You can bust up pithy logs and chip them, but fireplace size logs tend to flip sideways with disk chippers and they get stuck in the feed well. Disk chippers work better with long limbs and sticks. With a chipper like a Bandit 65, you can chip trees up to 6 inches, and a Bandit 75 you can go 7 inches (a 90 and 95 will go to 9 inches). I usually chipped anything under 3 inches and cut the rest for burning as firewood. I made a lot of money chipping piles like the one you have there in the photo. Which is another alternative; around here you can hire someone with a chipper for $75 an hour and do on site chipping. I did that a lot when I had my last tree service company. Those machines can chip a lot of limbs in a hour. They also drink a lot of gas...


----------



## derwoodii (Jan 20, 2014)

Looks about 6 inch size feed brush so bandit 65 if you can rent one. The drop feed sub 20 hp mashers are are more often waste of time hire and test one for day see if i am right
Nice idea about getting the lad working thou some hesitation due to wot can go wrong. A lot here depends on you him and how you approach tasks
Start slow finish before your tired read the instructions & keep him beyond safe or your be off the good grandad list.

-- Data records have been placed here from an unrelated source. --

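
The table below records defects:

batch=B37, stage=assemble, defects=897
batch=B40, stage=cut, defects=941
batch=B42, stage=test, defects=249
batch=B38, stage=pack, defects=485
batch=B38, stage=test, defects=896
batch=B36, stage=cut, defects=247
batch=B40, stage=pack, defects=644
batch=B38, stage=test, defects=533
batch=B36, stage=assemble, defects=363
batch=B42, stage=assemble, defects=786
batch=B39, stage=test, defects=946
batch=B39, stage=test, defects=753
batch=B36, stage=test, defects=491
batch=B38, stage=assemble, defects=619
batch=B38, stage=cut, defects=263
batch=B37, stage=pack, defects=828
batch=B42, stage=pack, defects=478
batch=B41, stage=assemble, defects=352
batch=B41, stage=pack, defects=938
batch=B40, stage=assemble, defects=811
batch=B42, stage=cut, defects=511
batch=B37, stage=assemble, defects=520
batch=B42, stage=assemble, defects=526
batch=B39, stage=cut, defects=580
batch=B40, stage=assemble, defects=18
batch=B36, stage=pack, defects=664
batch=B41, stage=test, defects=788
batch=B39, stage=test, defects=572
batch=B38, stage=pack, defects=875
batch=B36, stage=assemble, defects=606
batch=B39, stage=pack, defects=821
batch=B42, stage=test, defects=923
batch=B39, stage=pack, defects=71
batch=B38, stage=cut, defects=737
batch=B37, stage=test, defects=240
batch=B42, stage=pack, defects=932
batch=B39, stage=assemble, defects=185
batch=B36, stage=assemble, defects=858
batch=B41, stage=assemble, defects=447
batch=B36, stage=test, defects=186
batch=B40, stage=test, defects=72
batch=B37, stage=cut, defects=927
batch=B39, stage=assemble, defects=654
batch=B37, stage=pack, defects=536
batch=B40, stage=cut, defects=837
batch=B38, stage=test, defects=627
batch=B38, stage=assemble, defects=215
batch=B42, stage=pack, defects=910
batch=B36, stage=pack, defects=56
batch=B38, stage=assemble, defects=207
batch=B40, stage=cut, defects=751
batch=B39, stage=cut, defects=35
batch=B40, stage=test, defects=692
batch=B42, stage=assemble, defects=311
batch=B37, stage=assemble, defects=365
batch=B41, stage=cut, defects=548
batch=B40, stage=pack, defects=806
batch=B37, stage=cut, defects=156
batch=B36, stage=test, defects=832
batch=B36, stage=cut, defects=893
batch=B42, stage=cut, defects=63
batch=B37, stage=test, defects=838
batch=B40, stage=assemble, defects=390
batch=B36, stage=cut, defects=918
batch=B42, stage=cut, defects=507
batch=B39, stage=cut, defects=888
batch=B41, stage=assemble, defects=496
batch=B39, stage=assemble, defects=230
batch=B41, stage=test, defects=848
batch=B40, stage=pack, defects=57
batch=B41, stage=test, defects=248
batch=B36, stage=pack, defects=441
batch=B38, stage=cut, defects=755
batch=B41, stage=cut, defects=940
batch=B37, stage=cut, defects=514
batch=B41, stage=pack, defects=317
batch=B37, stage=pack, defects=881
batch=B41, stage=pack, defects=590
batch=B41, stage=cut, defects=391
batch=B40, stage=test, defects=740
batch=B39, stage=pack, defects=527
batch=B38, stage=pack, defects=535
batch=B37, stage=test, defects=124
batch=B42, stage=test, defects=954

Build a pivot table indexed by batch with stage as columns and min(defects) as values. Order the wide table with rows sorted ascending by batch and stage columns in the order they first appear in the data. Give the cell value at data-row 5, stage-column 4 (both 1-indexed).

57

With rows sorted ascending by batch, row 5 is batch=B40. stage columns in first-appearance order: assemble, cut, test, pack; column 4 is pack.
Long rows with batch=B40, stage=pack: min(644, 806, 57) = 57.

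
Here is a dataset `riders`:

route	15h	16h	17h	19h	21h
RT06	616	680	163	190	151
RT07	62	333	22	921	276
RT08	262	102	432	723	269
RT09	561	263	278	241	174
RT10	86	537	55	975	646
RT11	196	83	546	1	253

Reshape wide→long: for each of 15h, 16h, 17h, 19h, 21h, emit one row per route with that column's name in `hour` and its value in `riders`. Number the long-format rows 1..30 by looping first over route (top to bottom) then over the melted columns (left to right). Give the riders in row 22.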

can you burn it? easier cheaper could be safer


----------



## windthrown (Jan 20, 2014)

He lives in a no-burn city, hence the need for a chipper. That is more and more common here, even in remote rural areas. In summer we cannot burn at all during fire season, and in winter we cannot burn during inversion or stagnant air days. I can still burn outside here on burn days and I burn a lot, but I also chip the small stuff.


----------



## CalTreeEquip (Jan 25, 2014)

Chuck & Duck


6" Bandit 65


----------



## derwoodii (Jan 25, 2014)

thats a good comparison vid Cal 

Me I would'nt put a 13 yold rookie near a duck n chuck nor does it show how much fuel one them altec uses per hour vs the bandit or the weight and so toe capacity difference


----------